The exhibition displays over 200 dresses and suits, designed by Danilo Donati (three Oscars for his costumes for Franco Zeffirelli's Romeo and Juliet and Federico Fellini's The Clowns and Casanova), Roberto Capucci, Santuzza Calì, Ezio Frigerio and Franca Squarciapino, Maurizio Millenotti, Elisabetta Montaldo, Raimonda Gaetani, Arnaldo Pomodoro, Lele Luzzati, Zaira De Vincentiis, Alessandro Ciammarughi, Luigi Perego, Giusi Giustino, Alessandro Buti... Hundreds of products bear the signature of great masters. The list is endless. Unforgettable movies and theatrical productions directed by Visconti, Pasolini, Zeffirelli, Wertmuller, Damiani, Lynch, Cobelli, Scaparro, Olmi, Ronconi, Lavia, Albertazzi, Patroni Griffi, Squarzina.
These include, for instance, The Gospel According to St. Matthew, The Taming of the Shrew starring Richard Burton and Elisabeth Taylor, Oedipus Rex, Amarcord, Roger Vadim's 1967 Barbarella, Pirates of the Caribbean: The Curse of the Black Pearl, Ferdinando e Carolina, Profession of Arms. The exhibition, prepared by Simonetta Licastro Scardino, Maria Schiavone, Clara Tosi Pamphili, and Roberto Lucifero, is an exceptional gallery of art. The dummies mesh with movie images in a surreal, poetic atmosphere.

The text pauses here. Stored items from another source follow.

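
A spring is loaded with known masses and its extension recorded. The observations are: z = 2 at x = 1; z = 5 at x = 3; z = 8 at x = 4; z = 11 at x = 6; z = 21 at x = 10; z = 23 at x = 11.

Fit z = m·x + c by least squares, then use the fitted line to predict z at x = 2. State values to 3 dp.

ẑ = 3.416

The normal equations are: 283·m + 35·c = 578;  35·m + 6·c = 70.
(Σx·x = 283, Σx = 35, Σ1 = 6, Σx·z = 578, Σz = 70.)
Eliminating c: 6·(row 1) − 35·(row 2) gives 473·m = 6·578 − 35·70 = 1018, so m = 1018/473.
Then c = (70 − 35·(1018/473))/6 = -420/473.
At x = 2: ẑ = (1018/473)·(2) + (-420/473)·(1) = 1616/473.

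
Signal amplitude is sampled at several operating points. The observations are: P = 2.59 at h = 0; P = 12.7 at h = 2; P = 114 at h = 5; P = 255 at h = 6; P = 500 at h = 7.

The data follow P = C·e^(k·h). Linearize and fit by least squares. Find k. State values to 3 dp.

k = 0.752

Linearized form: ln P = k·h + ln C. From the 5 transformed points,
AᵀA = [[114.0000, 20.0000]; [20.0000, 5]], rhs = [105.5140, 19.9853]ᵀ  (here Σh = 20.0000, Σ(h)² = 114.0000, Σln P = 19.9853, Σh·ln P = 105.5140).
Solving (det = 170.0000): k = 0.75214, ln C = 0.98851.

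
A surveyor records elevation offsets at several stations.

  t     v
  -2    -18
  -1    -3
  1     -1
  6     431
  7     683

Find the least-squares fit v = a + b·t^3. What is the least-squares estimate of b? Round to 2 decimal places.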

They tell the story of Italy, of a culture of sophisticated design and creativity founded on the cross-contamination of languages, materials, fabrics, objects, and 'shapes'. An example of this are the revolutionary 'inventions' of Danilo Donati. That great costume designer was not afraid of using poor materials such as straw, wood, shells (for Silvana Mangano's dress in Pasolini's Oedipus Rex), gauze, even pasta turned into gems or embroideries, hundreds of kilograms of candies for the mosaics in Fellini's Satyricon, mountains of chick peas for marvelously credible sculptures.
"His sketches," say his friends, "were always drawn against chiaroscuro backdrops, as if there were spotlights ready to flood them with light." Experimenting and total freedom were made possible by the sense and generosity of Piero Farani (born in 1922). In his workshop, now run by Luigi Piccolo, ideas were born, the magic of cinema and theatre was sculpted, costumes became fundamental elements of the artwork. Numerous testimonies (and images, of course) are included in the catalogue published by Electa. They allow us to get a glimpse, through memories and anecdotes, of the feverish moments when work was play, passion, rigour, and wonder. Cloths were cut, sewn, painted, changed, their essence violated.
Stefano Masi, in his introduction, writes, "Farani was a builder of dreams. Through the discovery of materials that went well beyond the traditional palette used by costume designers, he aspired to cross the border of the visible, and transform the external bark of the characters into a living painting related to the material framework of contemporary art."
Alongside the richness of the dresses on display, attentive visitors are struck by almost invisible details, signature touches. Unusual, original, singular materials decorating (or simply accompanying) a dress: burnished sequins, metal studs, leather details, cords, cloths 'doubled' with gauze and laces, pleated cotton (Farani had built ad hoc machinery for this), decorations in chenille, chainmail, leotards in elasticized rafia, pearls, velvet, gilded metal, paillettes, ostrich and peacock feathers, heavy hemp fabric, ropes, hot glue, putty, lacquered pasta, acetates, crystals, corks sculpted in visionary jewellery... Even old towels used by Alessandra Torella as headgear for Tosca and the Women, previously used by Danilo Donati in Sergio Citti's Roguish Stories.
Costumes are also art, passion, absolute devotion to the masters of the past. Roberto Capucci and Donati himself never hid their fascination for the great Italian painting of the past: Giotto, Mantegna, Piero della Francesca, and more. The art of costume designing knows no borders, as costumes, Stefano Masi writes, "straddle the borders of painting, sculpture, performance," amidst suggestions, deliriums, fairytale shades, and sophisticated realism.
After the Roman stay, the Tra i Vestimenti exhibition will move to Brussels in autumn.